Ministro Dario Durigan revela que PCC movimentou R$ 1 bilhão em fintechs

O ministro Dario Durigan, da Fazenda, revelou que o Primeiro Comando da Capital (PCC) movimentou cerca de R$ 1 bilhão em dinheiro vivo através de seis fintechs, alvo da Operação Fluxo Oculto, deflagrada em 28 de maio de 2026. Essa operação expôs o uso de financeiras para lavagem de dinheiro proveniente do tráfico de drogas e armas, além da adulteração de combustíveis.

Movimentações suspeitas

O esquema de lavagem de dinheiro, conforme o ministro, foi identificado após a Operação Carbono Oculto, que ocorreu no ano anterior. Entre 2022 e 2024, o PCC teria lavado pelo menos R$ 26 bilhões através dessas fintechs, que estão localizadas na Avenida Faria Lima, em São Paulo, um dos principais centros financeiros do Brasil. Além disso, a operação também detectou a movimentação de R$ 365 milhões em criptoativos pelo PCC.
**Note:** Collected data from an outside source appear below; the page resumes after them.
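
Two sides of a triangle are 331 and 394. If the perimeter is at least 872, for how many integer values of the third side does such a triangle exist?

Triangle inequality: 63 < x < 725. Perimeter ≥ 872 gives x ≥ 872 − 331 − 394 = 147.
So 147 ≤ x < 725; integers 147 through 724: 578 values.

578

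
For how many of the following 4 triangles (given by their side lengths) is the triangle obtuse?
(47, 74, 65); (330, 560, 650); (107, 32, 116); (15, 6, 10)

(47,74,65): 47²+65² = 6434 > 5476 = 74² → acute
(330,560,650): 330²+560² = 422500 = 650² → right
(107,32,116): 32²+107² = 12473 < 13456 = 116² → obtuse
(15,6,10): 6²+10² = 136 < 225 = 15² → obtuse
2 of the 4 are obtuse.

2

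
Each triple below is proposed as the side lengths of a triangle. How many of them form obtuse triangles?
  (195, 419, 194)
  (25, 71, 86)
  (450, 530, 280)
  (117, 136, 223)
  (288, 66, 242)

(195,419,194): 194+195 ≤ 419, not a triangle
(25,71,86): 25²+71² = 5666 < 7396 = 86² → obtuse
(450,530,280): 280²+450² = 280900 = 530² → right
(117,136,223): 117²+136² = 32185 < 49729 = 223² → obtuse
(288,66,242): 66²+242² = 62920 < 82944 = 288² → obtuse
3 of the 5 are obtuse.

3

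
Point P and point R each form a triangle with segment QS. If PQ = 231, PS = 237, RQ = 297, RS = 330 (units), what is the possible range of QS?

From triangle PQS: |231 − 237| < QS < 231 + 237, i.e. 6 < QS < 468.
From triangle RQS: 33 < QS < 627.
Both must hold, so QS lies in the intersection.

33 < QS < 468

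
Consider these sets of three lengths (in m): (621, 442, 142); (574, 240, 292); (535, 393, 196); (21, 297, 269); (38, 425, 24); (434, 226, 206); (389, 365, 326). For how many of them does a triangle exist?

(142,442,621): 142+442 ≤ 621 → not valid
(240,292,574): 240+292 ≤ 574 → not valid
(196,393,535): 196+393 > 535 → valid
(21,269,297): 21+269 ≤ 297 → not valid
(24,38,425): 24+38 ≤ 425 → not valid
(206,226,434): 206+226 ≤ 434 → not valid
(326,365,389): 326+365 > 389 → valid
2 of the 7 triples form a triangle.

2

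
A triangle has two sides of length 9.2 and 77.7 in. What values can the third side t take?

By the triangle inequality, t must be less than 9.2 + 77.7 = 86.9 and greater than |9.2 − 77.7| = 68.5.

68.5 < t < 86.9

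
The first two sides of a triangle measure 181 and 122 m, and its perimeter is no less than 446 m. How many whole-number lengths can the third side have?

160

Triangle inequality: 59 < x < 303. Perimeter ≥ 446 gives x ≥ 446 − 181 − 122 = 143.
So 143 ≤ x < 303; integers 143 through 302: 160 values.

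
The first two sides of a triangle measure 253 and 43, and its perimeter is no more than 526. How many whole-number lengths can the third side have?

20

Triangle inequality: 210 < x < 296. Perimeter ≤ 526 gives x ≤ 526 − 253 − 43 = 230.
So 210 < x ≤ 230; integers 211 through 230: 20 values.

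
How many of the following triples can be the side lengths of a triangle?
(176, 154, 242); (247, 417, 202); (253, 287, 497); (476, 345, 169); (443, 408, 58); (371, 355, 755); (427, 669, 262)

6

(154,176,242): 154+176 > 242 → valid
(202,247,417): 202+247 > 417 → valid
(253,287,497): 253+287 > 497 → valid
(169,345,476): 169+345 > 476 → valid
(58,408,443): 58+408 > 443 → valid
(355,371,755): 355+371 ≤ 755 → not valid
(262,427,669): 262+427 > 669 → valid
6 of the 7 triples form a triangle.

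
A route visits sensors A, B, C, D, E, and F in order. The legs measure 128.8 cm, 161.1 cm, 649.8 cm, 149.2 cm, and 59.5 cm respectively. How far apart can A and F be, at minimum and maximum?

The maximum is all hops collinear in one direction: 128.8 + 161.1 + 649.8 + 149.2 + 59.5 = 1148.4.
The longest hop is 649.8; the others sum to 498.6. Folding the others back against it leaves at least 649.8 − 498.6 = 151.2.

151.2 ≤ AF ≤ 1148.4 cm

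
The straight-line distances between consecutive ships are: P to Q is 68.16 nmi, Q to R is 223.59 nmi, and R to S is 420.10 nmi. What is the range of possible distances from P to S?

128.35 ≤ PS ≤ 711.85 nmi

The maximum is all hops collinear in one direction: 68.16 + 223.59 + 420.10 = 711.85.
The longest hop is 420.10; the others sum to 291.75. Folding the others back against it leaves at least 420.10 − 291.75 = 128.35.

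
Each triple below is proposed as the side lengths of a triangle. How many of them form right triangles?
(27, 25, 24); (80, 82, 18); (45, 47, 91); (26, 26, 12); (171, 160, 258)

(27,25,24): 24²+25² = 1201 > 729 = 27² → acute
(80,82,18): 18²+80² = 6724 = 82² → right
(45,47,91): 45²+47² = 4234 < 8281 = 91² → obtuse
(26,26,12): 12²+26² = 820 > 676 = 26² → acute
(171,160,258): 160²+171² = 54841 < 66564 = 258² → obtuse
1 of the 5 is right.

1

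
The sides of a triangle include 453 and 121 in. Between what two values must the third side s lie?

By the triangle inequality, s must be less than 453 + 121 = 574 and greater than |453 − 121| = 332.

332 < s < 574 (in)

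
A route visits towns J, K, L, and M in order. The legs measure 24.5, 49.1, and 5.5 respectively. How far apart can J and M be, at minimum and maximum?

The maximum is all hops collinear in one direction: 24.5 + 49.1 + 5.5 = 79.1.
The longest hop is 49.1; the others sum to 30.0. Folding the others back against it leaves at least 49.1 − 30.0 = 19.1.

19.1 ≤ JM ≤ 79.1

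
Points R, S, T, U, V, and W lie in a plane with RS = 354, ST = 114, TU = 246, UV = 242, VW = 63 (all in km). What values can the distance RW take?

0 ≤ RW ≤ 1019 km

The maximum is all hops collinear in one direction: 354 + 114 + 246 + 242 + 63 = 1019.
The longest hop is 354; the others sum to 665. Since 354 ≤ 665, the path can fold back on itself completely, so the minimum distance is 0.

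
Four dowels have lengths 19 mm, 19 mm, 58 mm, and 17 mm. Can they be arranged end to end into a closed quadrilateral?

No

For a quadrilateral, each side must be shorter than the sum of the others.
Here the longest side is 58, but the remaining 3 sides sum to only 55.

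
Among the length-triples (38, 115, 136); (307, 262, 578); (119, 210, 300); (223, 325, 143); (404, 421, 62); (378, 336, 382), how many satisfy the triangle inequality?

(38,115,136): 38+115 > 136 → valid
(262,307,578): 262+307 ≤ 578 → not valid
(119,210,300): 119+210 > 300 → valid
(143,223,325): 143+223 > 325 → valid
(62,404,421): 62+404 > 421 → valid
(336,378,382): 336+378 > 382 → valid
5 of the 6 triples form a triangle.

5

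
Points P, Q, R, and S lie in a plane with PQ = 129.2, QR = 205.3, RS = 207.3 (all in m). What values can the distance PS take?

The maximum is all hops collinear in one direction: 129.2 + 205.3 + 207.3 = 541.8.
The longest hop is 207.3; the others sum to 334.5. Since 207.3 ≤ 334.5, the path can fold back on itself completely, so the minimum distance is 0.

0 ≤ PS ≤ 541.8 m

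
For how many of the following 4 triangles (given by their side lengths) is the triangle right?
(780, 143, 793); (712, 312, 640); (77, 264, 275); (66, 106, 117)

3

(780,143,793): 143²+780² = 628849 = 793² → right
(712,312,640): 312²+640² = 506944 = 712² → right
(77,264,275): 77²+264² = 75625 = 275² → right
(66,106,117): 66²+106² = 15592 > 13689 = 117² → acute
3 of the 4 are right.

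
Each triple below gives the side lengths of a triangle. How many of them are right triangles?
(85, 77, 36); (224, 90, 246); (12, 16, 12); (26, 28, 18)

1

(85,77,36): 36²+77² = 7225 = 85² → right
(224,90,246): 90²+224² = 58276 < 60516 = 246² → obtuse
(12,16,12): 12²+12² = 288 > 256 = 16² → acute
(26,28,18): 18²+26² = 1000 > 784 = 28² → acute
1 of the 4 is right.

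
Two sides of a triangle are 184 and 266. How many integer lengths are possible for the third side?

The third side lies in the open interval (82, 450).
Integers from 83 to 449 inclusive: 449 − 83 + 1 = 367.

367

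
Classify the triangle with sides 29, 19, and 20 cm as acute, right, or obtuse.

obtuse

Compare the square of the longest side to the sum of squares of the other two: 19² + 20² = 761 < 841 = 29².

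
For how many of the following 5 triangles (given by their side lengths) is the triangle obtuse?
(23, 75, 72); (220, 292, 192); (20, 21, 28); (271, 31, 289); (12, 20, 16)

1

(23,75,72): 23²+72² = 5713 > 5625 = 75² → acute
(220,292,192): 192²+220² = 85264 = 292² → right
(20,21,28): 20²+21² = 841 > 784 = 28² → acute
(271,31,289): 31²+271² = 74402 < 83521 = 289² → obtuse
(12,20,16): 12²+16² = 400 = 20² → right
1 of the 5 is obtuse.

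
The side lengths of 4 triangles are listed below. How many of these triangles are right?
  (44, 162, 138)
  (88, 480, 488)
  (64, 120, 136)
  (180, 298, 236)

2

(44,162,138): 44²+138² = 20980 < 26244 = 162² → obtuse
(88,480,488): 88²+480² = 238144 = 488² → right
(64,120,136): 64²+120² = 18496 = 136² → right
(180,298,236): 180²+236² = 88096 < 88804 = 298² → obtuse
2 of the 4 are right.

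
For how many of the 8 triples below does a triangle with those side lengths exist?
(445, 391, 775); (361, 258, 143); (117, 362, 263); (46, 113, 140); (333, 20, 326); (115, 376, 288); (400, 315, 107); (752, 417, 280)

(391,445,775): 391+445 > 775 → valid
(143,258,361): 143+258 > 361 → valid
(117,263,362): 117+263 > 362 → valid
(46,113,140): 46+113 > 140 → valid
(20,326,333): 20+326 > 333 → valid
(115,288,376): 115+288 > 376 → valid
(107,315,400): 107+315 > 400 → valid
(280,417,752): 280+417 ≤ 752 → not valid
7 of the 8 triples form a triangle.

7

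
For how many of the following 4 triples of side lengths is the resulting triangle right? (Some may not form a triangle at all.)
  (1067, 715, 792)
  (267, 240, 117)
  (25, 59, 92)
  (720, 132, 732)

(1067,715,792): 715²+792² = 1138489 = 1067² → right
(267,240,117): 117²+240² = 71289 = 267² → right
(25,59,92): 25+59 ≤ 92, not a triangle
(720,132,732): 132²+720² = 535824 = 732² → right
3 of the 4 are right.

3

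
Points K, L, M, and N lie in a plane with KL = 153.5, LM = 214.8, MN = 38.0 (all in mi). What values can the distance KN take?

The maximum is all hops collinear in one direction: 153.5 + 214.8 + 38.0 = 406.3.
The longest hop is 214.8; the others sum to 191.5. Folding the others back against it leaves at least 214.8 − 191.5 = 23.3.

23.3 ≤ KN ≤ 406.3 mi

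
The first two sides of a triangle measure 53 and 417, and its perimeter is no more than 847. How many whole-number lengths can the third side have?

Triangle inequality: 364 < x < 470. Perimeter ≤ 847 gives x ≤ 847 − 53 − 417 = 377.
So 364 < x ≤ 377; integers 365 through 377: 13 values.

13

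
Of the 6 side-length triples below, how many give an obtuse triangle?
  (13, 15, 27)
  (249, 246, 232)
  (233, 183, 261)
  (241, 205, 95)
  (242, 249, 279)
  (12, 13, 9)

2

(13,15,27): 13²+15² = 394 < 729 = 27² → obtuse
(249,246,232): 232²+246² = 114340 > 62001 = 249² → acute
(233,183,261): 183²+233² = 87778 > 68121 = 261² → acute
(241,205,95): 95²+205² = 51050 < 58081 = 241² → obtuse
(242,249,279): 242²+249² = 120565 > 77841 = 279² → acute
(12,13,9): 9²+12² = 225 > 169 = 13² → acute
2 of the 6 are obtuse.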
Busca e apreensão em cinco estados

Na operação, foram cumpridos 55 mandados de busca e apreensão em cinco estados brasileiros, incluindo São Paulo, Rio de Janeiro, Minas Gerais, Paraná e Mato Grosso do Sul. A ação foi realizada em conjunto com o Grupo de Atuação Especial de Combate ao Crime Organizado (Gaeco), a Receita Federal, a Agência Nacional de Petróleo (ANP), e outras instituições.

Falta de transparência nas fintechs

Das fintechs investigadas, três não prestaram contas à Receita Federal, o que é uma exigência após as mudanças regulatórias impostas pelo Banco Central. As outras três fintechs declararam movimentações que somam cerca de R$ 8 bilhões entre janeiro e dezembro de 2025. A Receita Federal apontou a existência de operações suspeitas, especialmente por conta de depósitos em espécie, um procedimento incomum para instituições de pagamento.
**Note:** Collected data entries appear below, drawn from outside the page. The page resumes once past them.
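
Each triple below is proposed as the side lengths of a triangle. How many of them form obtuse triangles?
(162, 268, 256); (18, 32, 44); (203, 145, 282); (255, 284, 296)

(162,268,256): 162²+256² = 91780 > 71824 = 268² → acute
(18,32,44): 18²+32² = 1348 < 1936 = 44² → obtuse
(203,145,282): 145²+203² = 62234 < 79524 = 282² → obtuse
(255,284,296): 255²+284² = 145681 > 87616 = 296² → acute
2 of the 4 are obtuse.

2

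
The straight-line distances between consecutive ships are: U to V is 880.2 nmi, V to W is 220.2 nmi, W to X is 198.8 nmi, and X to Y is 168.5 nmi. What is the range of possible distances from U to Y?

292.7 ≤ UY ≤ 1467.7 nmi

The maximum is all hops collinear in one direction: 880.2 + 220.2 + 198.8 + 168.5 = 1467.7.
The longest hop is 880.2; the others sum to 587.5. Folding the others back against it leaves at least 880.2 − 587.5 = 292.7.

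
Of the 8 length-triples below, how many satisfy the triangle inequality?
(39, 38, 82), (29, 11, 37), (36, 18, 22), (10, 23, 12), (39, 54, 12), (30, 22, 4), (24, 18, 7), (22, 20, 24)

4

(38,39,82): 38+39 ≤ 82 → not valid
(11,29,37): 11+29 > 37 → valid
(18,22,36): 18+22 > 36 → valid
(10,12,23): 10+12 ≤ 23 → not valid
(12,39,54): 12+39 ≤ 54 → not valid
(4,22,30): 4+22 ≤ 30 → not valid
(7,18,24): 7+18 > 24 → valid
(20,22,24): 20+22 > 24 → valid
4 of the 8 triples form a triangle.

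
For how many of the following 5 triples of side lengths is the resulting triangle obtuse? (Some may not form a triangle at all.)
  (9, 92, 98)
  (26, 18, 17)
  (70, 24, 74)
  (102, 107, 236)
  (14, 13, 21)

(9,92,98): 9²+92² = 8545 < 9604 = 98² → obtuse
(26,18,17): 17²+18² = 613 < 676 = 26² → obtuse
(70,24,74): 24²+70² = 5476 = 74² → right
(102,107,236): 102+107 ≤ 236, not a triangle
(14,13,21): 13²+14² = 365 < 441 = 21² → obtuse
3 of the 5 are obtuse.

3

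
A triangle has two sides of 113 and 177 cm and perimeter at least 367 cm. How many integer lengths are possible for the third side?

Triangle inequality: 64 < x < 290. Perimeter ≥ 367 gives x ≥ 367 − 113 − 177 = 77.
So 77 ≤ x < 290; integers 77 through 289: 213 values.

213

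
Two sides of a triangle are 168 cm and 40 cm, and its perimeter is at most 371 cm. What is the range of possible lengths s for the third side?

128 < s ≤ 163

Triangle inequality alone gives 128 < s < 208.
The perimeter condition gives s ≤ 371 − 168 − 40 = 163.
Intersecting the two: 128 < s ≤ 163.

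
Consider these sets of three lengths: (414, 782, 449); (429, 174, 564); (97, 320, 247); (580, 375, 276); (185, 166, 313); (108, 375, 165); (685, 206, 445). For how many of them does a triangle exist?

5

(414,449,782): 414+449 > 782 → valid
(174,429,564): 174+429 > 564 → valid
(97,247,320): 97+247 > 320 → valid
(276,375,580): 276+375 > 580 → valid
(166,185,313): 166+185 > 313 → valid
(108,165,375): 108+165 ≤ 375 → not valid
(206,445,685): 206+445 ≤ 685 → not valid
5 of the 7 triples form a triangle.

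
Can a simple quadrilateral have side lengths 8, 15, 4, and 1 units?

For a quadrilateral, each side must be shorter than the sum of the others.
Here the longest side is 15, but the remaining 3 sides sum to only 13.

No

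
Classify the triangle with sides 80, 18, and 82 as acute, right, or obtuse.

right

Compare the square of the longest side to the sum of squares of the other two: 18² + 80² = 6724 = 82².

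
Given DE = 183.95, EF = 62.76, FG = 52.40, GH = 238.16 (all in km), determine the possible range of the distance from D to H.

The maximum is all hops collinear in one direction: 183.95 + 62.76 + 52.40 + 238.16 = 537.27.
The longest hop is 238.16; the others sum to 299.11. Since 238.16 ≤ 299.11, the path can fold back on itself completely, so the minimum distance is 0.

0 ≤ DH ≤ 537.27 km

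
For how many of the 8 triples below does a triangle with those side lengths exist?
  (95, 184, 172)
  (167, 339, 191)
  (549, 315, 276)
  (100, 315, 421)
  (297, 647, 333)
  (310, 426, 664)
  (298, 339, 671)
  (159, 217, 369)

(95,172,184): 95+172 > 184 → valid
(167,191,339): 167+191 > 339 → valid
(276,315,549): 276+315 > 549 → valid
(100,315,421): 100+315 ≤ 421 → not valid
(297,333,647): 297+333 ≤ 647 → not valid
(310,426,664): 310+426 > 664 → valid
(298,339,671): 298+339 ≤ 671 → not valid
(159,217,369): 159+217 > 369 → valid
5 of the 8 triples form a triangle.

5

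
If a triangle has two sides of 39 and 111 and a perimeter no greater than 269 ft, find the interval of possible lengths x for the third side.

72 < x ≤ 119 ft

Triangle inequality alone gives 72 < x < 150.
The perimeter condition gives x ≤ 269 − 39 − 111 = 119.
Intersecting the two: 72 < x ≤ 119.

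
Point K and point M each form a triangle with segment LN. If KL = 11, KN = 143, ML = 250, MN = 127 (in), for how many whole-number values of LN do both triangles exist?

From triangle KLN: 132 < LN < 154.
From triangle MLN: 123 < LN < 377.
Intersection: 132 < LN < 154, so integers 133 through 153: 21 values.

21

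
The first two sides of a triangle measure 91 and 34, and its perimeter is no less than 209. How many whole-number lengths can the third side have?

41

Triangle inequality: 57 < x < 125. Perimeter ≥ 209 gives x ≥ 209 − 91 − 34 = 84.
So 84 ≤ x < 125; integers 84 through 124: 41 values.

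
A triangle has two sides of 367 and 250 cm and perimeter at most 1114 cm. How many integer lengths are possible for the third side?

Triangle inequality: 117 < x < 617. Perimeter ≤ 1114 gives x ≤ 1114 − 367 − 250 = 497.
So 117 < x ≤ 497; integers 118 through 497: 380 values.

380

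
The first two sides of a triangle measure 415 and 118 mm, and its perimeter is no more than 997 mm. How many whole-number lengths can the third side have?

Triangle inequality: 297 < x < 533. Perimeter ≤ 997 gives x ≤ 997 − 415 − 118 = 464.
So 297 < x ≤ 464; integers 298 through 464: 167 values.

167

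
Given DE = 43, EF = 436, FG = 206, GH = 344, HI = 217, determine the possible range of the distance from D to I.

The maximum is all hops collinear in one direction: 43 + 436 + 206 + 344 + 217 = 1246.
The longest hop is 436; the others sum to 810. Since 436 ≤ 810, the path can fold back on itself completely, so the minimum distance is 0.

0 ≤ DI ≤ 1246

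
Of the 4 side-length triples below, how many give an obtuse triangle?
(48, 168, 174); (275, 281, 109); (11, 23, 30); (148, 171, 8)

1

(48,168,174): 48²+168² = 30528 > 30276 = 174² → acute
(275,281,109): 109²+275² = 87506 > 78961 = 281² → acute
(11,23,30): 11²+23² = 650 < 900 = 30² → obtuse
(148,171,8): 8+148 ≤ 171, not a triangle
1 of the 4 is obtuse.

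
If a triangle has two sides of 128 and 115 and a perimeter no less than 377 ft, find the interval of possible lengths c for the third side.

Triangle inequality alone gives 13 < c < 243.
The perimeter condition gives c ≥ 377 − 128 − 115 = 134.
Intersecting the two: 134 ≤ c < 243.

134 ≤ c < 243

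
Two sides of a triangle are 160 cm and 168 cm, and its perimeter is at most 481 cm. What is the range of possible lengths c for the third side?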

Esquema de adulteração de combustíveis

A Operação Fluxo Oculto também investiga a continuidade de um esquema de adulteração de combustíveis, onde o PCC utilizava nafta petroquímica para abastecimento irregular de postos na Grande São Paulo. As investigações revelaram uma estrutura de falsificação documental e o uso de empresas-fantasmas para encobrir o desvio de produtos para o mercado clandestino.

Opinião

A revelação das movimentações financeiras do PCC através de fintechs levanta sérias questões sobre a eficácia da regulação no setor e a necessidade de um combate mais rigoroso ao crime organizado no Brasil.